/PLMTHP

An Ensemble Framework for Tumor Homing Peptide Prediction based on Protein Language Model

Primary LanguageJupyter Notebook

PLMTHP:An Ensemble Framework for Tumor Homing Peptide Prediction based on Protein Language Model

Tumor homing peptides (THPs) play a significant role in recognizing and specifically binding to tumor cells. Traditional experimental methods can accurately identify THPs but often suffer from high measurement costs and long experimental cycles. In-silicon methods can rapidly screen THPs, thereby accelerating the experimental process. Existing THPs prediction methods rely on constructing peptide sequence features and machine learning approaches. These methods require feature engineering and exhibit weak robustness. In this study, we proposed a method called PLMTHP (Protein Language Model of Tumor Homing Peptides) based on protein language model encoding and integrate multiple machine learning models.

Table of contents

Installation

To use the PLMTHP model, make sure you start from an environment with python = 3.7 , ESM-2, and pytorch installed. Then clone this repository by calling:

git clone https://github.com/Chenyb939/PLMTHP

AND navigate to the cloned directory and Install the required dependencies by calling:

cd ./PLMTHP
pip install -r requirements.txt

Or PLMTHP can be installed using conda by calling:

conda install -r environment.yaml

Quick start

  1. Train your own PLMTHP model by calling:
python ./script/Voting_5ML.py --trainpos ./data/Processed_data/THP_train.txt --trainneg ./data/Processed_data/non_THP_train.txt --output_dir [output_dir]
  1. Test your model by calling:
python ./script/Voting_5ML.py --test ./data/Processed_data/test.txt  --output_dir [output_dir]

Training Your Own Model

PLMTHP allows you to train your own models using your custom dataset.
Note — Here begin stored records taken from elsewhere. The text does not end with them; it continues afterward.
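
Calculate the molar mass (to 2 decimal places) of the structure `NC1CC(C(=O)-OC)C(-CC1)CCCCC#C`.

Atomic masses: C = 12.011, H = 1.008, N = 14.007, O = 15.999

Molecular formula: C14H23NO2.
M = 14×12.011 + 23×1.008 + 1×14.007 + 2×15.999 = 237.34 g/mol.

237.34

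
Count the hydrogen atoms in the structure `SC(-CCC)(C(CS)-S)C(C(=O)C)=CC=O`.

Hydrogens are implicit in SMILES; fill each atom to its normal valence:
  3 × C: 2 H each → 6
  3 × C: 1 H each → 3
  3 × C: no H
  3 × S: 1 H each → 3
  2 × C: 3 H each → 6
  2 × O: no H
  Total hydrogens = 18.

18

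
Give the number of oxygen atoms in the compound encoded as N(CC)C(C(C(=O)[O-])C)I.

2

The symbol for oxygen appears 2 times in the SMILES.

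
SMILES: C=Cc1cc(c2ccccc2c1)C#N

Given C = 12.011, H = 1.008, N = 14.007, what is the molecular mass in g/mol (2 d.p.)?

179.22

Molecular formula: C13H9N.
M = 13×12.011 + 9×1.008 + 1×14.007 = 179.22 g/mol.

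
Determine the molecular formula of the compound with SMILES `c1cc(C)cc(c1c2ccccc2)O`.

Heavy atoms from the SMILES: 13 C, 1 O.
Implicit hydrogens by atom environment:
  8 × C (aromatic): 1 H each → 8
  4 × C (aromatic): no H
  1 × C: 3 H
  1 × O: 1 H
  Total hydrogens = 12.
Molecular formula: C13H12O

C13H12O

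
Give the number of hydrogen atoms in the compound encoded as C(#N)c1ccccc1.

5

Hydrogens are implicit in SMILES; fill each atom to its normal valence:
  5 × C (aromatic): 1 H each → 5
  1 × C (aromatic): no H
  1 × C: no H
  1 × N: no H
  Total hydrogens = 5.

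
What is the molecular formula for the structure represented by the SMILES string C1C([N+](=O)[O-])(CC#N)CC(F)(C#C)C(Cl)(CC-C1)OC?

Heavy atoms from the SMILES: 13 C, 1 Cl, 1 F, 2 N, 3 O.
Implicit hydrogens by atom environment:
  6 × C: 2 H each → 12
  5 × C: no H
  2 × O: no H
  1 × C: 3 H
  1 × C: 1 H
  1 × Cl: no H
  1 × F: no H
  1 × N (charge +1): no H
  1 × N: no H
  1 × O (charge -1): no H
  Total hydrogens = 16.
Molecular formula: C13H16ClFN2O3

C13H16ClFN2O3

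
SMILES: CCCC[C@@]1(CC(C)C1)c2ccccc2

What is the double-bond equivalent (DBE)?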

Follow these steps to train your own model:

  1. Prepare your data in fasta format.
  2. Train and test your own PLMTHP model useing Voting_5ML.py:
usage: Voting_5ML [-i_pos] FASTA [-i_neg] FASTA [-t] FASTA 
                  [-o] DIR [--model_location MODEL_LOCATION]
                  [--toks_per_batch TOKS_PER_BATCH]
                  [--repr_layers REPR_LAYERS][--include INCLUDE]
                  [--nogpu NOGPU]

optional arguments:
  -h, --help            show this help message and exit
  -i_pos FASTA, --trainpos FASTA
                        Path of pos train data file
  -i_neg FASTA, --trainneg FASTA
                        Path of neg train data file
  -t FASTA, --test FASTA
                        Path of test data file 
  -o DIR, --output_dir DIR     
                        Path to output file directory
  --model_location MODEL_LOCATION
                        PyTorch model file OR name of pretrained model to 
                        download.Default: esm2_t36_3B_UR50D.
  --toks_per_batch TOKS_PER_BATCH
                        Maximum batch size.Default: 8192.
  --repr_layers REPR_LAYERS
                        layers indices from which to extract representations 
                        (0 to num_layers, inclusive).Default: 36.
  --include INCLUDE     Specify which representations to return.Default: mean.                      
  --nogpu NOGPU         Do not use GPU even if available.Default: true.

Citations

The work on PLMTHP has not been published yet.